Marten sees profits rise despite pressures

Truckload carrier Marten Transport has announced that its profits rose substantially for the second quarter and first half of 2004-- despite the bottom-line impact of high fuel prices and a worsening driver shortage. For the second quarter, net income increased 36.1% to $4.8million on 9.1% higher revenues of $91.9 million compared to the same period last year. For the first half of 2004, Marten reported

Truckload carrier Marten Transport has announced that its profits rose substantially for the second quarter and first half of 2004-- despite the bottom-line impact of high fuel prices and a worsening driver shortage.

For the second quarter, net income increased 36.1% to $4.8million on 9.1% higher revenues of $91.9 million compared to the same period last year. For the first half of 2004, Marten reported 52.9% higher net income of $7.5 million on 7.9% larger revenues of $176.4 million compared to the first half of 2003.

“Higher average freight revenue per mile was the main factor that influenced our results,” said Randy Marten, chairman & CEO of the Mondovi, WI-based carrier. “Strong efforts by our sales and operations personnel and a favorable relationship between freight demand and industry-wide trucking capacity allowed us to raise freight rates. This contributed to a 5.6% increase in average freight revenue per total mile, to $1.28 in the second quarter of 2004 from $1.22 in the same quarter in 2003, which more than offset a 3.4% reduction in average miles per tractor.”

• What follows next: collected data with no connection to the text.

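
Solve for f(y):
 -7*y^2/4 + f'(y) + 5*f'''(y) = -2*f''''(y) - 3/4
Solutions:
 f(y) = C1 + C2*exp(y*(-10 + 25/(12*sqrt(114) + 179)^(1/3) + (12*sqrt(114) + 179)^(1/3))/12)*sin(sqrt(3)*y*(-(12*sqrt(114) + 179)^(1/3) + 25/(12*sqrt(114) + 179)^(1/3))/12) + C3*exp(y*(-10 + 25/(12*sqrt(114) + 179)^(1/3) + (12*sqrt(114) + 179)^(1/3))/12)*cos(sqrt(3)*y*(-(12*sqrt(114) + 179)^(1/3) + 25/(12*sqrt(114) + 179)^(1/3))/12) + C4*exp(-y*(25/(12*sqrt(114) + 179)^(1/3) + 5 + (12*sqrt(114) + 179)^(1/3))/6) + 7*y^3/12 - 73*y/4


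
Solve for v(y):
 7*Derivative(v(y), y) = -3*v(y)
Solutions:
 v(y) = C1*exp(-3*y/7)


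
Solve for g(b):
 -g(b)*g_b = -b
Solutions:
 g(b) = -sqrt(C1 + b^2)
 g(b) = sqrt(C1 + b^2)


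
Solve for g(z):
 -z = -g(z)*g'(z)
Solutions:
 g(z) = -sqrt(C1 + z^2)
 g(z) = sqrt(C1 + z^2)


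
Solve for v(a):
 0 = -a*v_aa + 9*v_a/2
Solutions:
 v(a) = C1 + C2*a^(11/2)


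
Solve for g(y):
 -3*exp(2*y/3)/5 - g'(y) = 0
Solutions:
 g(y) = C1 - 9*exp(2*y/3)/10


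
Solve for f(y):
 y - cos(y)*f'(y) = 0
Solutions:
 f(y) = C1 + Integral(y/cos(y), y)


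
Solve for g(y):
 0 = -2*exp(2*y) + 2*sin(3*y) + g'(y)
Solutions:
 g(y) = C1 + exp(2*y) + 2*cos(3*y)/3


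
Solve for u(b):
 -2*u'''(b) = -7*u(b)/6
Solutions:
 u(b) = C3*exp(126^(1/3)*b/6) + (C1*sin(14^(1/3)*3^(1/6)*b/4) + C2*cos(14^(1/3)*3^(1/6)*b/4))*exp(-126^(1/3)*b/12)


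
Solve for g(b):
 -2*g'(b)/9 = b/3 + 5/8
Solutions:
 g(b) = C1 - 3*b^2/4 - 45*b/16


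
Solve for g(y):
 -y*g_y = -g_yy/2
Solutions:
 g(y) = C1 + C2*erfi(y)


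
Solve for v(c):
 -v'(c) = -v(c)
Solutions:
 v(c) = C1*exp(c)


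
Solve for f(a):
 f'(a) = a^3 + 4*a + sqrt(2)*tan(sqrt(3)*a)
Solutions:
 f(a) = C1 + a^4/4 + 2*a^2 - sqrt(6)*log(cos(sqrt(3)*a))/3


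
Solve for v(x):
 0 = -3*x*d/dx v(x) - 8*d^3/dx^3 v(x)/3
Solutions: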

Marten added that, as a result of these factors, average freight revenue per tractor per week – the company’s main measure of asset productivity – improved 2% to $2,930 in the second quarter from $2,872 in the same period last year.

Still, high fuel prices and an ever-growing shortage of drivers aren’t making it easy, he said.

“The main challenges during the quarter were high fuel prices and a tight driver market. A combination of higher fuel prices and the lower fuel economy of new tractor engines cost us approximately 50 basis points on our operating ratio, or 2 cents per share, versus the second quarter of 2003,” Marten explained.

“And although Marten offers driver compensation near the upper end of the industry, our driver turnover remained at 60% and it has become increasingly difficult to attract high-quality drivers,” he noted. “We believe the stronger economy is offering more job alternatives and that it has been, and will be, difficult to add meaningful capacity for the foreseeable future.”